General Relativistic Polarized Proca Stars

TL;DR

This paper investigates the stability of polarized Proca stars, massive vector field configurations influenced by general relativity, revealing conditions under which they remain stable or collapse into black holes, with polarization affecting their stability threshold.

Contribution

The study provides the first numerical analysis of the stability of polarized Proca stars in general relativity, comparing linear, circular, and hedgehog-like configurations.

Findings

Stable configurations are achievable for certain initial compactness levels.

Circularly polarized stars can withstand higher compactness before collapsing.
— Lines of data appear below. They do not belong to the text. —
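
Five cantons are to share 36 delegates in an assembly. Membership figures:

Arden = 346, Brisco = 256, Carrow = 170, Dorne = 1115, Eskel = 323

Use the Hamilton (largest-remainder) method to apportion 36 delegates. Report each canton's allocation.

Arden=6, Brisco=4, Carrow=3, Dorne=18, Eskel=5

Standard divisor: 2210 ÷ 36 ≈ 61.389.
Standard quotas: Arden 5.636, Brisco 4.170, Carrow 2.769, Dorne 18.163, Eskel 5.262.
Lower quotas: Arden 5, Brisco 4, Carrow 2, Dorne 18, Eskel 5 (sum 34, leaving 2 seats).
Remainders in descending order: Carrow 0.769, Arden 0.636, Eskel 0.262, Brisco 0.170, Dorne 0.163.
The surplus seats go to Carrow, Arden.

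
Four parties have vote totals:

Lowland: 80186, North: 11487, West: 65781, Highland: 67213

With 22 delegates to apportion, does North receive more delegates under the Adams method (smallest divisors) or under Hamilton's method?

Adams

Adams: Lowland 8, North 2, West 6, Highland 6.
Hamilton: Lowland 8, North 1, West 6, Highland 7.
North gets 2 under Adams and 1 under Hamilton.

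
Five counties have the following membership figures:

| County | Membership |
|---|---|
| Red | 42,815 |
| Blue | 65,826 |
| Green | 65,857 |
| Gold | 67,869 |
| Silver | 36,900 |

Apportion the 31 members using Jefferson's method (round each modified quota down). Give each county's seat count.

Standard divisor 279267/31 ≈ 9008.613; standard quotas: Red 4.753, Blue 7.307, Green 7.310, Gold 7.534, Silver 4.096.
Rounding down gives 4, 7, 7, 7, 4 = 29 seats, so the divisor must be adjusted.
With modified divisor 8400: modified quotas Red 5.097, Blue 7.836, Green 7.840, Gold 8.080, Silver 4.393.
Rounding down: Red 5, Blue 7, Green 7, Gold 8, Silver 4 (total 31).

Red: 5, Blue: 7, Green: 7, Gold: 8, Silver: 4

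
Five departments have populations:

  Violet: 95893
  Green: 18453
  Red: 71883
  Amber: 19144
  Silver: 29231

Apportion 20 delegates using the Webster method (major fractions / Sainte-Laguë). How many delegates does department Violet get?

Standard divisor 234604/20 ≈ 11730.2; standard quotas: Violet 8.175, Green 1.573, Red 6.128, Amber 1.632, Silver 2.492.
Rounding to the nearest integer gives Violet 8, Green 2, Red 6, Amber 2, Silver 2 — total 20, matching the house size, so no adjustment is needed.
Violet receives 8.

8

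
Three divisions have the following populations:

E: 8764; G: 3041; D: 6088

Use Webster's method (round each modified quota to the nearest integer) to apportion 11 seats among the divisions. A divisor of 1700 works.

E 5, G 2, D 4

With modified divisor 1700: modified quotas E 5.155, G 1.789, D 3.581.
Rounding to the nearest integer: E 5, G 2, D 4 (total 11).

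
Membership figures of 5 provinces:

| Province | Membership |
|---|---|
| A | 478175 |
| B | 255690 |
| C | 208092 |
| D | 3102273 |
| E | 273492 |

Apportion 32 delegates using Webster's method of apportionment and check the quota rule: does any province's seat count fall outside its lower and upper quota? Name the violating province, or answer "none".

Standard quotas: A 3.544, B 1.895, C 1.542, D 22.992, E 2.027.
Webster allocation: A 3, B 2, C 2, D 23, E 2.
Every allocation lies between the lower and upper quota.

none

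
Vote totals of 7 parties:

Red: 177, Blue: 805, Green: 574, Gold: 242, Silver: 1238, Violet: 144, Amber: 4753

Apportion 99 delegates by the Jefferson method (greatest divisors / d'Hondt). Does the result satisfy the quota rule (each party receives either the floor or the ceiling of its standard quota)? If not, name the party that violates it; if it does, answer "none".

Amber

Standard quotas: Red 2.209, Blue 10.046, Green 7.163, Gold 3.020, Silver 15.450, Violet 1.797, Amber 59.315.
Jefferson allocation: Red 2, Blue 10, Green 7, Gold 3, Silver 15, Violet 1, Amber 61.
Amber has quota 59.315 (lower 59, upper 60) but receives 61 — outside the quota interval.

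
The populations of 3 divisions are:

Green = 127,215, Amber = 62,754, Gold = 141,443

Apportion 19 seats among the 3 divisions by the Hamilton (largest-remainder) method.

Green 7, Amber 4, Gold 8

Total 331412; standard divisor 331412/19 ≈ 17442.737.
Standard quotas: Green 7.2933, Amber 3.5977, Gold 8.1090.
Lower quotas: Green 7, Amber 3, Gold 8 (sum 18, leaving 1 seat).
Remainders in descending order: Amber 0.5977, Green 0.2933, Gold 0.1090.
Largest remainder: Amber receives the extra seat.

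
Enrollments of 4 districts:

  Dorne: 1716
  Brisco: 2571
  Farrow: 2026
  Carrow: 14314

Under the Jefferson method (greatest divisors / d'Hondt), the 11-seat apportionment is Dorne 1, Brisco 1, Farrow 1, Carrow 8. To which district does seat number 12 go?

Priority for the next seat is population ÷ (current seats + 1).
Priorities: Dorne 858.000, Brisco 1285.500, Farrow 1013.000, Carrow 1590.444.
Highest priority: Carrow.

Carrow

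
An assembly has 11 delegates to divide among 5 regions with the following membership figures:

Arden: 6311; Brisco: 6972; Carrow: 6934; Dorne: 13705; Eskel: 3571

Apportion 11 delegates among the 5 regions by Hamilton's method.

Arden=2, Brisco=2, Carrow=2, Dorne=4, Eskel=1

Standard divisor: 37493 ÷ 11 ≈ 3408.455.
Standard quotas: Arden 1.8516, Brisco 2.0455, Carrow 2.0344, Dorne 4.0209, Eskel 1.0477.
Lower quotas: Arden 1, Brisco 2, Carrow 2, Dorne 4, Eskel 1 (sum 10, leaving 1 seat).
Remainders in descending order: Arden 0.8516, Eskel 0.0477, Brisco 0.0455, Carrow 0.0344, Dorne 0.0209.
The surplus seat goes to Arden.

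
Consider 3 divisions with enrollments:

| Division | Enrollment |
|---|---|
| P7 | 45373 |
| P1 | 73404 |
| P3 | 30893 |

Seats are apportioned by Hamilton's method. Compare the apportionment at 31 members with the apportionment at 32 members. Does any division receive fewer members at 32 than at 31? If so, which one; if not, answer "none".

At 31 seats: P7 9, P1 15, P3 7.
At 32 seats: P7 10, P1 16, P3 6.
P3 drops from 7 to 6.

P3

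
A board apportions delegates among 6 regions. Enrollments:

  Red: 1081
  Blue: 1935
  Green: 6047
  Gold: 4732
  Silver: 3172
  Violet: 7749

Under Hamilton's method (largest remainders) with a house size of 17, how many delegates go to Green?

4

Total 24716; standard divisor 24716/17 ≈ 1453.882.
Standard quotas: Red 0.7435, Blue 1.3309, Green 4.1592, Gold 3.2547, Silver 2.1817, Violet 5.3299.
Lower quotas: Red 0, Blue 1, Green 4, Gold 3, Silver 2, Violet 5 (sum 15, leaving 2 seats).
Remainders in descending order: Red 0.7435, Blue 0.3309, Violet 0.3299, Gold 0.2547, Silver 0.1817, Green 0.1592.
The surplus seats go to Red, Blue.
Green receives 4.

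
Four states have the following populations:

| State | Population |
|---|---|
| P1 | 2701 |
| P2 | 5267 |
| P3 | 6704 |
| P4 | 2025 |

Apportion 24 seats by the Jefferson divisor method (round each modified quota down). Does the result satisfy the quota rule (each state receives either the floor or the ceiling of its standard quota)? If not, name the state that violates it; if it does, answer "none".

Standard quotas: P1 3.882, P2 7.571, P3 9.636, P4 2.911.
Jefferson allocation: P1 4, P2 7, P3 10, P4 3.
Every allocation lies between the lower and upper quota.

none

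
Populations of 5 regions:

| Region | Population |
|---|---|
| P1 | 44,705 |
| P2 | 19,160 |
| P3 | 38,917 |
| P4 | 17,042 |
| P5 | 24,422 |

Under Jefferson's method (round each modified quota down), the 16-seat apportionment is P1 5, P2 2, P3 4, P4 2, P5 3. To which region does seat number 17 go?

Priority for the next seat is population ÷ (current seats + 1).
Priorities: P1 7450.833, P2 6386.667, P3 7783.400, P4 5680.667, P5 6105.500.
Highest priority: P3.

P3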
Collapse to black holes occurs at higher compactness for polarized stars than for hedgehog configurations.

Abstract

Massive vector fields can form spatially localized, non-relativistic, stationary field configurations supported by gravitational interactions. The ground state configurations (p-solitons/vector solitons/dark photon stars/polarized Proca stars) have a time-dependent vector field pointing in the same spatial direction throughout the configuration at any instant of time, can carry macroscopic amounts of spin angular momentum, and are spherically symmetric and monotonic in the energy density. In this paper, we include general relativistic effects, and numerically investigate the stability of compact polarized Proca stars (linear and circularly polarized) and compare them to hedgehog-like field configurations (with radially pointing field directions). Starting with approximate field profiles of such stars, we evolve the system numerically using 3+1 dimensional numerical simulations in general relativity. We find that these initial conditions lead to stable configurations. However, at sufficiently large initial compactness, they can collapse to black holes. We find that the initial compactness that leads to black hole formation is higher for circularly polarized stars (which carry macroscopic spin angular momentum), compared to linearly polarized ones, which in turn is higher than that for hedgehog configurations.